Trump would have been well advised to ignore Dean’s inconsequential testimony on Monday, but he couldn’t help “tweeting” that Dean is a disbarred lawyer and ex-felon and yet another loser who dares criticize our dear leader, and once betrayed the Republican party’s deal leader Nixon. That’s all true enough, we suppose, but Trump’s longtime personal lawyer Michael Cohen is also disbarred and in prison, and his former campaign manager is also in prison on charges that involve his dealings with hostile foreign governments, and his past national security advisor is awaiting sentencing on charges that arguably rise to the level of betraying his country, and his former White House counsel is clearly ready to testify to Congress about all the obstruction of justice order he disregarded. By comparison, Dean doesn’t look so bad.

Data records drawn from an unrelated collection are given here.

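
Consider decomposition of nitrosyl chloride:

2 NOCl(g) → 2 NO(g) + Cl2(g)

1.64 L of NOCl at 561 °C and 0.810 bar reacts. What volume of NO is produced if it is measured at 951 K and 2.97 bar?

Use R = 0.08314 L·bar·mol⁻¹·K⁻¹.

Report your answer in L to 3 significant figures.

0.510 L

n(NOCl) = PV/RT = (0.810 × 1.64) / (0.08314 × 834.15) = 0.01915 mol
n(NO) = (2/2) × 0.01915 = 0.01915 mol
V = nRT/P = 0.01915 × 0.08314 × 951 / 2.97 = 0.5098 L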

Nixon still has his die-hard defenders, but Trump doesn’t seem to be one of them. Trump couldn’t help “tweeting” that the cowardly Nixon had resigned, something Trump boasted he would never do in the currently more favorable media and partisan political landscape, even as he blamed Dean’s betrayal for the resignation. At this point your average die-hard Trump supporter is too young to know or care about any of it, and the oldsters hanging on for the next election won’t mind that Trump’s discreetly dissing Nixon, while the young Democrats who know nothing of history seem intent on nominating the same sort of too-far-left candidate who lost by a popular and electoral landslide to the already obviously corrupt Nixon back in ’72.
Politics remains a compelling show, even to our jaded eyes, and despite our advanced age and all the tempting diversions of those hundreds of other channels we’ll remain tuned in.